From owner-freebsd-current@FreeBSD.ORG  Wed Jun 30 19:35:49 2004
Return-Path: <owner-freebsd-current@FreeBSD.ORG>
Delivered-To: freebsd-current@freebsd.org
Received: from mx1.FreeBSD.org (mx1.freebsd.org [216.136.204.125])
	by hub.freebsd.org (Postfix) with ESMTP id 8BF6F16A4CF
	for <current@freebsd.org>; Wed, 30 Jun 2004 19:35:49 +0000 (GMT)
Received: from smtp-gw-cl-c.dmv.com (smtp-gw-cl-c.dmv.com [216.240.97.41])
	by mx1.FreeBSD.org (Postfix) with ESMTP id 0F59643D39
	for <current@freebsd.org>; Wed, 30 Jun 2004 19:35:49 +0000 (GMT)
	(envelope-from sven@dmv.com)
Received: from lanshark.dmv.com (lanshark.dmv.com [216.240.97.46])
	by smtp-gw-cl-c.dmv.com (8.12.10/8.12.10) with ESMTP id i5UJZG9D029221
	for <current@freebsd.org>; Wed, 30 Jun 2004 15:35:16 -0400 (EDT)
	(envelope-from sven@dmv.com)
From: Sven Willenberger <sven@dmv.com>
To: current@freebsd.org
Content-Type: text/plain
Date: Wed, 30 Jun 2004 15:34:05 -0400
Message-Id: <1088624045.1179.25.camel@lanshark.dmv.com>
Mime-Version: 1.0
X-Mailer: Evolution 1.5.9 
Content-Transfer-Encoding: 7bit
X-Scanned-By: MIMEDefang 2.39
Subject: Stack backtrace: how can I help?
X-BeenThere: freebsd-current@freebsd.org
X-Mailman-Version: 2.1.1
Precedence: list
List-Id: Discussions about the use of FreeBSD-current
	<freebsd-current.freebsd.org>
List-Unsubscribe: <http://lists.freebsd.org/mailman/listinfo/freebsd-current>,
	<mailto:freebsd-current-request@freebsd.org?subject=unsubscribe>
List-Archive: <http://lists.freebsd.org/pipermail/freebsd-current>
List-Post: <mailto:freebsd-current@freebsd.org>
List-Help: <mailto:freebsd-current-request@freebsd.org?subject=help>
List-Subscribe: <http://lists.freebsd.org/mailman/listinfo/freebsd-current>,
	<mailto:freebsd-current-request@freebsd.org?subject=subscribe>
X-List-Received-Date: Wed, 30 Jun 2004 19:35:49 -0000

My abilities to dig into kernel routines, etc is very limited so I am
asking how I can help those who may be able to fix this recurring
problem.

This has been posted by myself and others with utterly no response from
anyone other than one response saying "it must be a bug".

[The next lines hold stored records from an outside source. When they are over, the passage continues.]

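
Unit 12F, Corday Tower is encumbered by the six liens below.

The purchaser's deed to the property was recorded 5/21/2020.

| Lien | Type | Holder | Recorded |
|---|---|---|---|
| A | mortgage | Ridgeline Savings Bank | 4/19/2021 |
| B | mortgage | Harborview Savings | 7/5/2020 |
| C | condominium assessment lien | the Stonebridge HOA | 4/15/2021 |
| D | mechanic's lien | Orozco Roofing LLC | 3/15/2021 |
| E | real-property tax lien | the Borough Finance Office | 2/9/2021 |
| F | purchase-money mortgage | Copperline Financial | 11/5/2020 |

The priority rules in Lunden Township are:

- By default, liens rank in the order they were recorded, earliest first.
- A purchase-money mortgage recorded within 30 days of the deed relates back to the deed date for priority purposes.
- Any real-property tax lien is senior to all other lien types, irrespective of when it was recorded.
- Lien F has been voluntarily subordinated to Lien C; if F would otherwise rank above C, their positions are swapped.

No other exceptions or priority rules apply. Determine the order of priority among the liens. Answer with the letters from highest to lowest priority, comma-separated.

E, B, C, D, F, A

First, effective dates: F missed the 30-day window (168 days after the deed), so its recording date stands.
As a real-property tax lien, E is senior to every other lien.
The other liens, earliest effective date first: B (7/5/2020), F (11/5/2020), D (3/15/2021), C (4/15/2021), A (4/19/2021).
F would otherwise be senior to C, so under the subordination agreement F and C exchange positions.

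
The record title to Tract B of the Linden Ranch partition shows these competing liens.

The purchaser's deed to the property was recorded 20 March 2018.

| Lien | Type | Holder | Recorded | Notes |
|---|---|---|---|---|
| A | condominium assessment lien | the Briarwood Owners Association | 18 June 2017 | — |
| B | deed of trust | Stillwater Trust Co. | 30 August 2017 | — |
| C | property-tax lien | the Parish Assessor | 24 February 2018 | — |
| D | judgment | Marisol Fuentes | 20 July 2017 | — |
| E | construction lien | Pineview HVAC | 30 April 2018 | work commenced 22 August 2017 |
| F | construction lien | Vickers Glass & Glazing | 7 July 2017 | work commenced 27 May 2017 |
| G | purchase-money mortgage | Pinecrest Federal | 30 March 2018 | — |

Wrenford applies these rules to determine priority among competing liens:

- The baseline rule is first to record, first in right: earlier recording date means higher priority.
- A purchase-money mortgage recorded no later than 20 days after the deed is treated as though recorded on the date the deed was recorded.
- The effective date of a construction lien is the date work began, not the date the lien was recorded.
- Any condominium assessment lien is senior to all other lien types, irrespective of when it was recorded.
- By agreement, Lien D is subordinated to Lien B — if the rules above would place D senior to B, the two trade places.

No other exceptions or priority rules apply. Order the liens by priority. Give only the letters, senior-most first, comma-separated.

A, F, B, E, D, C, G

Effective dates: E's effective date is 22 August 2017, when work began; F relates back to 27 May 2017 (work commenced); G was recorded within the 20-day window, so its effective date is the deed date 20 March 2018.
A is a condominium assessment lien, so it outranks all other liens regardless of date.
Among the remaining liens, by effective date: F (27 May 2017), D (20 July 2017), E (22 August 2017), B (30 August 2017), C (24 February 2018), G (20 March 2018).
Because D would otherwise rank above B, the subordination swaps them.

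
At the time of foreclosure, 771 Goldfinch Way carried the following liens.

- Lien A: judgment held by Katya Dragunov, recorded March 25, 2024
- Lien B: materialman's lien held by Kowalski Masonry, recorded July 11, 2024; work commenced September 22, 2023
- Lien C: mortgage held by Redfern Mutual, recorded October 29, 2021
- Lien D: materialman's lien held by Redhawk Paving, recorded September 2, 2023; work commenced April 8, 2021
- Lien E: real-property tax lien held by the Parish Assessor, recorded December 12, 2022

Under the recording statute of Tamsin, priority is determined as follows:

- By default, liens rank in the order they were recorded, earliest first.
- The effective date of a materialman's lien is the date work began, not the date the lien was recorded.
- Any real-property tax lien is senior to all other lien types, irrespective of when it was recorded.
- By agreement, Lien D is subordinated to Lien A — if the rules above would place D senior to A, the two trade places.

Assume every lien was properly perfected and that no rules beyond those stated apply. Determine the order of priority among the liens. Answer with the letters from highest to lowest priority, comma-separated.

E, A, C, B, D

Adjusting effective dates: B is treated as recorded September 22, 2023, the work-commencement date; D relates back to April 8, 2021 (work commenced).
E is a real-property tax lien and takes priority over every other lien.
Remaining liens by effective date: D (April 8, 2021), C (October 29, 2021), B (September 22, 2023), A (March 25, 2024).
D is senior to A before the subordination, so the two trade places.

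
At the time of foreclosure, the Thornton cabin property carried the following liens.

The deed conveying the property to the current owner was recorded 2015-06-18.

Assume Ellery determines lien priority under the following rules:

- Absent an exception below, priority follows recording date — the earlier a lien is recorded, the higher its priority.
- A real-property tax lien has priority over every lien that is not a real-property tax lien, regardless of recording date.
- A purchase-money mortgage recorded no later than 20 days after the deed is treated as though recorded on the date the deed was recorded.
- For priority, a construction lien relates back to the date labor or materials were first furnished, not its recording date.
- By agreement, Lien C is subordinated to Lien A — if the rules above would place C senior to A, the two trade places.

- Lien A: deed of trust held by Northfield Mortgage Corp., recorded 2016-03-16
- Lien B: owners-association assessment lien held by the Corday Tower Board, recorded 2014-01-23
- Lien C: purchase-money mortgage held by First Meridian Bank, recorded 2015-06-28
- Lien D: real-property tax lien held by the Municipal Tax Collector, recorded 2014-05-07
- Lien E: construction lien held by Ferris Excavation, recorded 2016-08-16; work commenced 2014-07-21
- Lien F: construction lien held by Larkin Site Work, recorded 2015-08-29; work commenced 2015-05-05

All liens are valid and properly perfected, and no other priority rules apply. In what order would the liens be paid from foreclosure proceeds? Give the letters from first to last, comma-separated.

D, B, E, F, A, C

Effective dates: C's effective date is the deed date, 2015-06-18; E's effective date is 2014-07-21, when work began; F relates back to 2015-05-05 (work commenced).
D is a real-property tax lien, so it outranks all other liens regardless of date.
Ordering the rest by effective date: B (2014-01-23), E (2014-07-21), F (2015-05-05), C (2015-06-18), A (2016-03-16).
C is senior to A before the subordination, so the two trade places.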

Under heavy loads, on 5.2.1-P8 systems, I get a Stack backtrace relating
to flushing dirty buffers (ffs_fsync).

the relevant code from ffs_softdep.c ( src/sys/ufs/ffs/ffs_softdep.c,v
1.149 2003/10/23 21:14:08 jhb )

getdirtybuf(bpp, mtx, waitfor)
        struct buf **bpp;
        struct mtx *mtx;
        int waitfor;
{
        struct buf *bp;
        int error;

        /*
         * XXX This code and the code that calls it need to be reviewed
to
         * verify its use of the vnode interlock.
         */

        for (;;) {
                if ((bp = *bpp) == NULL)
                        return (0);
                if (bp->b_vp == NULL)
                        backtrace();
.....

It does seem related to the load created by perl (these machines run
spamassassin through either mimedefang or milter-spamc) and are now
running 5.8.4; the upgrade to perl made no difference ... still getting
these backtraces. Each machine handles (filters) roughly 120K email
messages per day.

a) what additional information would be of help here
b) what can I do to help troubleshoot this -- for the most part the
machines recover after the backtrace (of course they are inoperable
during the time the trace is generated creating further backlog/work for
the other machines in the cluster) although occasionally it will cause a
panic and either reboot or hang at sync.
c) is it possible to cvsup the latest ffs files and make install those
without killing the machine?